不知道为什么,陈由嘉脸红了:“你平时不这么说话的……”

“今天换个霸道总……霸道师兄风格。”王崎正色道:“女人,你的疲倦已经引起了我的注意。给我休息。”

女孩觉得心暖。王崎临时去了一趟雷阳办事,缺席了两次讨论班。这两次还是她组织的。

陈由嘉自己学习就有些吃力了,现在再做王崎的工作,精神压力自然有些大。

少年的膝盖结实而有力,陈由嘉觉得挺安心的。但是,她终究是一个性子比较淡的家伙,就连这一点“秀恩爱”的心思也只是闷在心里骚。这种异样的氛围她不大适应。于是,她最终还是坐了起来:“不行了,我还是……”

王崎不由分说的将陈由嘉抱在自己膝盖上坐好。陈由嘉扭头,发现王崎神色很奇怪,很空明纯净,完全没有平时贱贱的样子。
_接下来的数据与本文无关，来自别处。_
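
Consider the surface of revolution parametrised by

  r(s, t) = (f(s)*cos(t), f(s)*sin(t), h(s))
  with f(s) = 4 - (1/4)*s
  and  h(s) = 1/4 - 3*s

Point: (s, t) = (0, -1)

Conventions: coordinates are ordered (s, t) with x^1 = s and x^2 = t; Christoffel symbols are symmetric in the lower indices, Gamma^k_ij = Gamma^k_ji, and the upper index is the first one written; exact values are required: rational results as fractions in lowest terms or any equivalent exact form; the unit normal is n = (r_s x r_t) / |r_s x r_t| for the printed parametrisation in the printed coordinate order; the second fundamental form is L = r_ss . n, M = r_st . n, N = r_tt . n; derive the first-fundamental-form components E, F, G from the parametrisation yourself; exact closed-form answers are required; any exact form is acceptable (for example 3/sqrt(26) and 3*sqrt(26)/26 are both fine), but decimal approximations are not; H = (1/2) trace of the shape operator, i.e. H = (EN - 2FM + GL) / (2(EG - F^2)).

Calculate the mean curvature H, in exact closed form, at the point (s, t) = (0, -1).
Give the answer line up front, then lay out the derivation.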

女孩心头鹿撞,想道:这笨蛋,到底在干什么……为什么会……为什么……

虽然觉得王崎的神色很眼熟,但是呼吸都开始失控、智商暴跌的她完全没有细想。

“刚才手贱,顺手就将你的头发拆散了。”王崎依旧摆弄着她的头发:“乖乖坐好,看霸道师兄给你绑一个时新的辫子!”

“师兄……”陈由嘉勉强挤出冷笑:“我记得……我明明比你入门早呢……”

“你年纪比我小,修为也没我强啊。”王崎道:“现在还想反抗?”

“唔……”陈由嘉继续脸红。现场旖旎的气氛已经让纯情的万法门女孩无所适从了。她甚至没有探出自己的灵识,只是根据头皮上的感觉,推算王崎的动作。

——嗯,头绳都在身边,他这是……先用一缕头发绑个三股辫,然后用三股辫束发吗……

此时,可怜的女孩并没有注意自己先前吹飞的那本书的名字。